Aufrichtig gesagt, war ich über seine Aufforderung nicht sehr erfreut, aber es war unmöglich, sie auszuschlagen.

»Ich bin der Besitzer dieses Gutes und Ihr Nachbar, Radilow; vielleicht haben Sie von mir schon gehört«, fuhr mein neuer Bekannter fort. »Heute ist Sonntag, und das Mittagessen wird wahrscheinlich gut sein, sonst würde ich Sie nicht eingeladen haben.«

Ich antwortete ihm, was man in solchen Fällen zu antworten pflegt, und folgte ihm. Ein frischgesäuberter Weg führte uns bald aus dem Lindenwäldchen, und wir kamen in den Gemüsegarten. Zwischen den alten Apfelbäumen und verwilderten Stachelbeerstauden leuchteten runde, hellgrüne Kohlköpfe; der Hopfen wand sich schraubenartig um die hohen Stangen; braune Stäbe, von vertrockneten Erbsenranken umwunden, standen in den Beeten eng beieinander; große flache Kürbisse lagen wie hingeworfen auf der Erde; die Gurken leuchteten gelb unter den verstaubten, eckigen Blättern; links, längs des Zaunes aus Flechtwerk, wogten hohe Nesselstauden; an zwei oder drei Stellen wuchsen gruppenweise tatarisches Geißblatt, Holunder und Hagebutten, die Überbleibsel der einstigen Anlagen. Neben dem kleinen, mit rötlichem und schleimigem Wasser angefüllten Fischkasten sah man einen von Pfützen umgebenen Brunnen. Enten plätscherten und watschelten geschäftig in diesen Pfützen; ein Hund lag auf der Wiese und nagte, am ganzen Körper zitternd und mit den Augen blinzelnd, an einem Knochen; eine gescheckte Kuh rupfte in der Nähe Gras und warf zuweilen den Schwanz auf ihren mageren Rücken. Der Weg bog seitwärts ab; zwischen dicken Weiden und Birken blickte uns ein altes graues Häuschen mit Schindeldach und einer schiefen Treppe entgegen.

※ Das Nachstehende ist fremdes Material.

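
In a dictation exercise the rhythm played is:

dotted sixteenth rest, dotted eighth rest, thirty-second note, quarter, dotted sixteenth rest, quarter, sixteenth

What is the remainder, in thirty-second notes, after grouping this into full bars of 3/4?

One bar of 3/4 = 24 thirty-second notes.
Express everything in thirty-second notes: dotted sixteenth rest = 3; dotted eighth rest = 6; thirty-second note = 1; quarter = 8; dotted sixteenth rest = 3; quarter = 8; sixteenth = 2.
Total: 3 + 6 + 1 + 8 + 3 + 8 + 2 = 31.
31 ÷ 24 = 1 complete bar with 7 thirty-second notes remaining.

7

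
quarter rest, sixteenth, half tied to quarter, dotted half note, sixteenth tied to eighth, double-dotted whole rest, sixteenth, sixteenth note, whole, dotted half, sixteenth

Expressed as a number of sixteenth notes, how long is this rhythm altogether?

Express everything in sixteenth notes: quarter rest = 4; sixteenth = 1; half tied to quarter (half + quarter) = 12; dotted half note = 12; sixteenth tied to eighth (sixteenth + eighth) = 3; double-dotted whole rest = 28; sixteenth = 1; sixteenth note = 1; whole = 16; dotted half = 12; sixteenth = 1.
Total: 4 + 1 + 12 + 12 + 3 + 28 + 1 + 1 + 16 + 12 + 1 = 91 sixteenth notes.

91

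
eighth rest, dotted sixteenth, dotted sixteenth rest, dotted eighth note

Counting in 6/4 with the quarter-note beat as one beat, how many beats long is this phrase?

One quarter-note beat = 8 thirty-second notes.
Express everything in thirty-second notes: eighth rest = 4; dotted sixteenth = 3; dotted sixteenth rest = 3; dotted eighth note = 6.
Altogether 4 + 3 + 3 + 6 = 16.
16 ÷ 8 = 2 beats.

2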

Radilow blieb stehen.

»Übrigens«, sagte er, indem er mir gutmütig und offen ins Gesicht blickte, »ich habe mir's überlegt; vielleicht haben Sie keine Lust, bei mir einzukehren, in diesem Falle …«

Ich ließ ihn nicht zu Ende sprechen und versicherte ihm, im Gegenteil, es werde mir ein Vergnügen sein, bei ihm zu essen.

»Nun, wie Sie wollen.«

Wir traten ins Haus. Ein junger Bursche in einem langen Kaftan aus grobem blauem Tuch kam uns auf der Treppe entgegen. Radilow befahl ihm sogleich, Jermolai ein Glas Schnaps zu reichen; mein Jäger verbeugte sich respektvoll hinter dem Brücken des großmütigen Spenders. Aus dem mit allerlei bunten Bildern austapezierten und mit Vogelbauern behängten Vorzimmer kamen wir in ein kleines Zimmer, das Kabinett Radilows. Ich legte meine Jagdausrüstung ab, stellte mein Gewehr in die Ecke, und der Bursche im langen Kaftan bürstete mich sorgfältig ab.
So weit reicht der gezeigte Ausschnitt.